Author: Fanny Kemble
Publisher:
Published: 1864
Total Pages: 360
ISBN-13:
DOWNLOAD EBOOKAuthor: Arie Wallert
Publisher: Getty Publications
Published: 1995-08-24
Total Pages: 241
ISBN-13: 0892363223
DOWNLOAD EBOOKBridging the fields of conservation, art history, and museum curating, this volume contains the principal papers from an international symposium titled "Historical Painting Techniques, Materials, and Studio Practice" at the University of Leiden in Amsterdam, Netherlands, from June 26 to 29, 1995. The symposium—designed for art historians, conservators, conservation scientists, and museum curators worldwide—was organized by the Department of Art History at the University of Leiden and the Art History Department of the Central Research Laboratory for Objects of Art and Science in Amsterdam.

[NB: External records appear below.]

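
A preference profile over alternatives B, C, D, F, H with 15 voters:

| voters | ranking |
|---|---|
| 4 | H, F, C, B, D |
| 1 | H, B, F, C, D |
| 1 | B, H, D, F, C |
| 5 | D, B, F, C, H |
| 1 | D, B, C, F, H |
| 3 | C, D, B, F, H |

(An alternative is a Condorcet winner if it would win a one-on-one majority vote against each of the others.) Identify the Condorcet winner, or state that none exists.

Head-to-head results (15 voters):
B vs C: B preferred on 1+1+5+1 = 8 ballots; B wins 8–7.
B–D: D 9–6.
B vs F: B wins 11–4.
B vs H: B is ranked higher on 1+5+1+3 = 10 ballots, H on 5. B wins 10–5.
C vs D: C, 8–7.
C vs F: C preferred on 1+3 = 4 ballots; F wins 11–4.
C vs H: C, 9–6.
D–F: D 10–5.
D–H: D 9–6.
F vs H: F preferred on 5+1+3 = 9 ballots; F wins 9–6.
No alternative is unbeaten: B loses to D; C loses to B; D loses to C; F loses to B; H loses to B. In particular B > C > D > B is a majority cycle — no Condorcet winner exists.

none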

Twenty-five contributors representing museums and conservation institutions throughout the world provide recent research on historical painting techniques, including wall painting and polychrome sculpture. Topics cover the latest art historical research and scientific analyses of original techniques and materials, as well as historical sources, such as medieval treatises and descriptions of painting techniques in historical literature. Chapters include the painting methods of Rembrandt and Vermeer, Dutch 17th-century landscape painting, wall paintings in English churches, Chinese paintings on paper and canvas, and Tibetan thangkas. Color plates and black-and-white photographs illustrate works from the Middle Ages to the 20th century.